Creative coding — programming towards a visual pursuit, instead of functional, is a medium that I’ve wanted to personally explore for some time now. I love that it’s a mass of creativity, somewhere between design and programming, which is right up my alley.
A key component of creative coding is the idea that the creator must relinquish a certain level of creative control. The resulting pieces are generated by combinations of variables, to help determine interesting art.
So with a couple of hours over last weekend, I set out to start learning the workings of p5.js and spin up a micro site to share the generative art on. For the site itself, I naturally wanted to use WordPress (with the upcoming Full Site Editing functionality) as another excuse to jump into real-world usage of the upcoming release.
How it works
Every day a script is triggered autonomously, which runs the p5.js creative code I’ve written, picks a random integer as a series ID/name, and saves the one-of-a-kind generative piece as a high-resolution file. The idea behind this was largely inspired by Andrei Korchagin.
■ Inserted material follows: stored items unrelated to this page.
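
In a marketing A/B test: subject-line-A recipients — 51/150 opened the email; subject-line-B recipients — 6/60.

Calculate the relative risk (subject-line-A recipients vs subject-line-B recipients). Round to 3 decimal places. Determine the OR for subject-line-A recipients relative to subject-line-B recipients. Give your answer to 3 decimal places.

risk, subject-line-A recipients = 51/150 = 0.3400
risk, subject-line-B recipients = 6/60 = 0.1000
RR = 0.3400 / 0.1000 = 3.400
OR = (51 × 54) / (99 × 6) = 2754/594 ≈ 4.636

RR = 3.400; OR = 4.636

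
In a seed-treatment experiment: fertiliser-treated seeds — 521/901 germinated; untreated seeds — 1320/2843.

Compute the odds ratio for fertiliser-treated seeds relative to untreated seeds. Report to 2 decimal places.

OR = (521 × 1523) / (380 × 1320) = 793483/501600 ≈ 1.58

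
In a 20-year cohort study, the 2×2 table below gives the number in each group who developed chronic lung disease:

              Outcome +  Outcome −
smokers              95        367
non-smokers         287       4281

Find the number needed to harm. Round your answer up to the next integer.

NNH ≈ 8

risk, smokers = 95/462 = 0.205628
risk, non-smokers = 287/4568 = 0.062828
absolute risk difference = 0.142799
1 / 0.142799 = 7.003 → round up → 8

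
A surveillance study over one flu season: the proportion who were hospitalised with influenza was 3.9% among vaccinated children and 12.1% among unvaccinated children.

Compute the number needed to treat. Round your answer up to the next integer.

absolute risk difference = 0.082000
1 / 0.082000 = 12.195 → round up → 13

NNT ≈ 13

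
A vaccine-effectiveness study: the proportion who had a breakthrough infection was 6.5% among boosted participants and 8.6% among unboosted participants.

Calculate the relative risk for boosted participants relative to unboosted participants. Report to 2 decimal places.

RR = 0.0650 / 0.0860 = 0.76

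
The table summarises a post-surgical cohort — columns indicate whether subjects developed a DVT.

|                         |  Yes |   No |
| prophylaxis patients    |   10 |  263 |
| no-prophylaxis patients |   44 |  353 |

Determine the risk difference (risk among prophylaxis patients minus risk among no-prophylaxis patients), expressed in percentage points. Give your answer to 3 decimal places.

RD: -7.420

risk, prophylaxis patients = 10/273 = 0.03663
risk, no-prophylaxis patients = 44/397 = 0.11083
risk difference = 0.03663 − 0.11083 = -0.07420 → -7.420 percentage points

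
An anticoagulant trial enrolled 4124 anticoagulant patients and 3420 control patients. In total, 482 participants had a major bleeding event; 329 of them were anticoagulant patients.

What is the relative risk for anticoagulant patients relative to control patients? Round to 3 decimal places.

anticoagulant patients without the outcome: 4124 − 329 = 3795
control patients with the outcome: 482 − 329 = 153
control patients without the outcome: 3420 − 153 = 3267
risk, anticoagulant patients = 329/4124 = 0.07978
risk, control patients = 153/3420 = 0.04474
RR = 0.07978 / 0.04474 = 1.783

1.783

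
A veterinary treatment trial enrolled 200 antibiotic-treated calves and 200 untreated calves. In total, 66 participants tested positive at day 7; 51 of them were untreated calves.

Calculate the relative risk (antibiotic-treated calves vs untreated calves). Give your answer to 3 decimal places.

antibiotic-treated calves with the outcome: 66 − 51 = 15
antibiotic-treated calves without the outcome: 200 − 15 = 185
untreated calves without the outcome: 200 − 51 = 149
risk, antibiotic-treated calves = 15/200 = 0.0750
risk, untreated calves = 51/200 = 0.2550
RR = 0.0750 / 0.2550 = 0.294

RR = 0.294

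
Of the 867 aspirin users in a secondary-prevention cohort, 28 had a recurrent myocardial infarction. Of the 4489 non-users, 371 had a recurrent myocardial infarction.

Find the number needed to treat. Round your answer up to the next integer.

NNT = 20

risk, aspirin users = 28/867 = 0.032295
risk, non-users = 371/4489 = 0.082646
absolute risk difference = 0.050351
1 / 0.050351 = 19.861 → round up → 20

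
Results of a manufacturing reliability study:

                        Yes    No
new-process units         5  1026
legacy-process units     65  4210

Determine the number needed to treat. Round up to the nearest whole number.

risk, new-process units = 5/1031 = 0.004850
risk, legacy-process units = 65/4275 = 0.015205
absolute risk difference = 0.010355
1 / 0.010355 = 96.572 → round up → 97

NNT ≈ 97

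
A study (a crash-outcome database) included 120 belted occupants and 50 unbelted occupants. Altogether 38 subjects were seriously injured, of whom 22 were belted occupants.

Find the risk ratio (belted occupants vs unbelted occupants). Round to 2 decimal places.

RR = 0.57

belted occupants without the outcome: 120 − 22 = 98
unbelted occupants with the outcome: 38 − 22 = 16
unbelted occupants without the outcome: 50 − 16 = 34
risk, belted occupants = 22/120 = 0.1833
risk, unbelted occupants = 16/50 = 0.3200
RR = 0.1833 / 0.3200 = 0.57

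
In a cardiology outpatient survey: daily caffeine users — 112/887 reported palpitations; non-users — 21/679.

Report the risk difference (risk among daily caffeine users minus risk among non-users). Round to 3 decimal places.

RD ≈ 0.095

risk, daily caffeine users = 112/887 = 0.12627
risk, non-users = 21/679 = 0.03093
risk difference = 0.12627 − 0.03093 = 0.095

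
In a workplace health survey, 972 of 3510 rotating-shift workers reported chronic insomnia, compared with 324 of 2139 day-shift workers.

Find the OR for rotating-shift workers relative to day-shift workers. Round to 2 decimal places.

OR = (972 × 1815) / (2538 × 324) = 1764180/822312 ≈ 2.15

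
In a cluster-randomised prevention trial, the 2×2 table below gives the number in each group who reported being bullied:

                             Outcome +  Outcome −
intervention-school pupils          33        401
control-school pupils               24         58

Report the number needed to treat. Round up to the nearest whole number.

NNT = 5

risk, intervention-school pupils = 33/434 = 0.076037
risk, control-school pupils = 24/82 = 0.292683
absolute risk difference = 0.216646
1 / 0.216646 = 4.616 → round up → 5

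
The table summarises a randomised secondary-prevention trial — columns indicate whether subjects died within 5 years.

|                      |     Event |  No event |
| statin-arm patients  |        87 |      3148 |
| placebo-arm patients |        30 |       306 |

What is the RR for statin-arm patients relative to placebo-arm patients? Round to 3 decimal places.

RR = 0.301

risk, statin-arm patients = 87/3235 = 0.02689
risk, placebo-arm patients = 30/336 = 0.08929
RR = 0.02689 / 0.08929 = 0.301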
That’s pretty cool — but I didn’t stop there.
As part of the production workflow, the file is then sent to an Instagram account I created for this particular project.
Then a post is programmatically published on the WordPress site that I’ve spun up, attaching the generated file as the post’s featured image.
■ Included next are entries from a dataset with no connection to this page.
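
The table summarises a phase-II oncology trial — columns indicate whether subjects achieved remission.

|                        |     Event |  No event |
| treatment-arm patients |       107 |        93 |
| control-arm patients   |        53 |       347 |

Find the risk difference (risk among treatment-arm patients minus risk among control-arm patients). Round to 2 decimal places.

risk, treatment-arm patients = 107/200 = 0.5350
risk, control-arm patients = 53/400 = 0.1325
risk difference = 0.5350 − 0.1325 = 0.40

RD = 0.40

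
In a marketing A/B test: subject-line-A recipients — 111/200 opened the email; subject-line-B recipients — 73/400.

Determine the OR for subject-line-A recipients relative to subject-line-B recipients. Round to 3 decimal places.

OR = (111 × 327) / (89 × 73) = 36297/6497 ≈ 5.587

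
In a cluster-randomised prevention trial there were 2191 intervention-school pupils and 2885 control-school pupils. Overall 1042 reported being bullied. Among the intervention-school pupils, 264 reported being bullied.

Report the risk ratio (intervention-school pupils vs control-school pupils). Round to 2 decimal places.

intervention-school pupils without the outcome: 2191 − 264 = 1927
control-school pupils with the outcome: 1042 − 264 = 778
control-school pupils without the outcome: 2885 − 778 = 2107
risk, intervention-school pupils = 264/2191 = 0.1205
risk, control-school pupils = 778/2885 = 0.2697
RR = 0.1205 / 0.2697 = 0.45

0.45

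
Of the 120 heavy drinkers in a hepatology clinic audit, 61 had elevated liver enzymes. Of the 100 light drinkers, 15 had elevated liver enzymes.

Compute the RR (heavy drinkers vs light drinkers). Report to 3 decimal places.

risk, heavy drinkers = 61/120 = 0.5083
risk, light drinkers = 15/100 = 0.1500
RR = 0.5083 / 0.1500 = 3.389

3.389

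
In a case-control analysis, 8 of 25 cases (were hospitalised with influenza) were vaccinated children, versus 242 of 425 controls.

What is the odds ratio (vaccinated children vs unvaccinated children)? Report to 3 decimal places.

OR = (8 × 183) / (242 × 17) = 1464/4114 ≈ 0.356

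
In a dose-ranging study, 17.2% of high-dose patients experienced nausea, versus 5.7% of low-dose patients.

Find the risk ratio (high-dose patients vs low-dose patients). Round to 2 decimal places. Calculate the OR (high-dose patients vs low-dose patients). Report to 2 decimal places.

RR = 0.1720 / 0.0570 = 3.02
odds, high-dose patients = 0.1720/0.8280 = 0.2077
odds, low-dose patients = 0.0570/0.9430 = 0.0604
OR = 0.2077 / 0.0604 = 3.44

RR = 3.02; OR = 3.44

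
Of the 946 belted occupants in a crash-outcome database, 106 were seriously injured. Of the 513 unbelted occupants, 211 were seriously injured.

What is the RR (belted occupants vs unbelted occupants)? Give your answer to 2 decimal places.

risk, belted occupants = 106/946 = 0.1121
risk, unbelted occupants = 211/513 = 0.4113
RR = 0.1121 / 0.4113 = 0.27

RR: 0.27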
Now whenever you check out my new gallery site, tabor.gallery, you’ll see each generative piece as they’re created daily.
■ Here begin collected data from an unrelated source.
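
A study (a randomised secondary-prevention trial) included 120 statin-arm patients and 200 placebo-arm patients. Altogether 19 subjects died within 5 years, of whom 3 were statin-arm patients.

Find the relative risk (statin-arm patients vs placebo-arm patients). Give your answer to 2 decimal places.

statin-arm patients without the outcome: 120 − 3 = 117
placebo-arm patients with the outcome: 19 − 3 = 16
placebo-arm patients without the outcome: 200 − 16 = 184
risk, statin-arm patients = 3/120 = 0.02500
risk, placebo-arm patients = 16/200 = 0.08000
RR = 0.02500 / 0.08000 = 0.31

0.31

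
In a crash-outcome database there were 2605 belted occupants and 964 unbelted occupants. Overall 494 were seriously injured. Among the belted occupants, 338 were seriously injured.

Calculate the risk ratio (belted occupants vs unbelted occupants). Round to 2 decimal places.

RR: 0.80

belted occupants without the outcome: 2605 − 338 = 2267
unbelted occupants with the outcome: 494 − 338 = 156
unbelted occupants without the outcome: 964 − 156 = 808
risk, belted occupants = 338/2605 = 0.1298
risk, unbelted occupants = 156/964 = 0.1618
RR = 0.1298 / 0.1618 = 0.80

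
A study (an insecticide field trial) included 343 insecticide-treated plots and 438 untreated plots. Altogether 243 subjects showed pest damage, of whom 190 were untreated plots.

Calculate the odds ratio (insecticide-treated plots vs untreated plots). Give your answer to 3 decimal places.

insecticide-treated plots with the outcome: 243 − 190 = 53
insecticide-treated plots without the outcome: 343 − 53 = 290
untreated plots without the outcome: 438 − 190 = 248
OR = (53 × 248) / (290 × 190) = 13144/55100 ≈ 0.239

OR = 0.239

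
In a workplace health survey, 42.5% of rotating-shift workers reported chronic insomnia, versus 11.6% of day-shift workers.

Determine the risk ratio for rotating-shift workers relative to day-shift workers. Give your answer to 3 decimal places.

RR = 0.4250 / 0.1160 = 3.664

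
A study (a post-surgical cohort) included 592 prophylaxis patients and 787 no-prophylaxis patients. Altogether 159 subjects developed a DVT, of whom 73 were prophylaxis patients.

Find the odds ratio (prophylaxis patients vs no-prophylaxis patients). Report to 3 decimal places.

1.147

prophylaxis patients without the outcome: 592 − 73 = 519
no-prophylaxis patients with the outcome: 159 − 73 = 86
no-prophylaxis patients without the outcome: 787 − 86 = 701
OR = (73 × 701) / (519 × 86) = 51173/44634 ≈ 1.147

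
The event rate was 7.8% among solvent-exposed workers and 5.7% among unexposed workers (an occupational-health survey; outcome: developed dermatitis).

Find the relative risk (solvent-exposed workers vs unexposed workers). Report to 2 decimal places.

RR = 0.0780 / 0.0570 = 1.37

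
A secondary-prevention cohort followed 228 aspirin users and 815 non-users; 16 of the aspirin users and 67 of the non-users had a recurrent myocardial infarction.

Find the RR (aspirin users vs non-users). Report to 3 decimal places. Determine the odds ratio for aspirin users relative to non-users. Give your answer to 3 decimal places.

risk, aspirin users = 16/228 = 0.0702
risk, non-users = 67/815 = 0.0822
RR = 0.0702 / 0.0822 = 0.854
OR = (16 × 748) / (212 × 67) = 11968/14204 ≈ 0.843

RR = 0.854; OR = 0.843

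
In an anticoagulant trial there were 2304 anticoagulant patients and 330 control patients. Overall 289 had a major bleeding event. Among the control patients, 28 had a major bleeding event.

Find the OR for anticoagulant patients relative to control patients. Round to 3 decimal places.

anticoagulant patients with the outcome: 289 − 28 = 261
anticoagulant patients without the outcome: 2304 − 261 = 2043
control patients without the outcome: 330 − 28 = 302
OR = (261 × 302) / (2043 × 28) = 78822/57204 ≈ 1.378

OR = 1.378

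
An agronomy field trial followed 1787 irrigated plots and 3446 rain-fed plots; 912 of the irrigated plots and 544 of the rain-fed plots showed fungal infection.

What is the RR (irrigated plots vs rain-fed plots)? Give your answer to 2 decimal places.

risk, irrigated plots = 912/1787 = 0.5104
risk, rain-fed plots = 544/3446 = 0.1579
RR = 0.5104 / 0.1579 = 3.23

RR: 3.23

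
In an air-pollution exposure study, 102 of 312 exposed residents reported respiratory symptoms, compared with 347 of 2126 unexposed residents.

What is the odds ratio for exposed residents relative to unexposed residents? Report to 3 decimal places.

OR = (102 × 1779) / (210 × 347) = 181458/72870 ≈ 2.490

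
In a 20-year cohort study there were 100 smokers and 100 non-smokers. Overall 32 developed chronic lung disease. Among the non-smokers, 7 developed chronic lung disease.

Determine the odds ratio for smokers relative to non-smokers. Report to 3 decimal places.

OR: 4.429

smokers with the outcome: 32 − 7 = 25
smokers without the outcome: 100 − 25 = 75
non-smokers without the outcome: 100 − 7 = 93
OR = (25 × 93) / (75 × 7) = 2325/525 ≈ 4.429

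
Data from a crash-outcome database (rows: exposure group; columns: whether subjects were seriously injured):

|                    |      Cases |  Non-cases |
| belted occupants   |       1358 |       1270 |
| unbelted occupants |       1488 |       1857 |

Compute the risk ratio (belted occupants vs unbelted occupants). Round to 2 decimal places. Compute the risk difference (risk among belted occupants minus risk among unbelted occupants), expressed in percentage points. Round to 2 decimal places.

risk, belted occupants = 1358/2628 = 0.5167
risk, unbelted occupants = 1488/3345 = 0.4448
RR = 0.5167 / 0.4448 = 1.16
risk difference = 0.5167 − 0.4448 = 0.0719 → 7.19 percentage points

RR = 1.16; RD = 7.19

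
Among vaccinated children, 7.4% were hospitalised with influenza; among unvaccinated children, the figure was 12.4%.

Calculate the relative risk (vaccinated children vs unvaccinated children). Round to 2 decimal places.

RR = 0.0740 / 0.1240 = 0.60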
For the site, I used a variant of the upcoming Twenty Twenty-Two block theme, to build out the gallery. And although there are a number of Full Site Editing quirks to be ironed out yet, I can confidently say that a year ago this would have taken much longer to publish. 💪
The first generative gallery I’m launching is called Project Anemone — as the art looks a bit like abstract snapshots of sea anemone. I’m looking forward to stopping in on the site every once in a while and discovering what pieces are generated.
And if there’s interest I’ll consider minting some of the popular pieces, based on engagement on Instagram.
This was a fun micro medium to lean in. I’ll definitely continue exploring generative art, coming up with other projects to put on the site. Enjoy!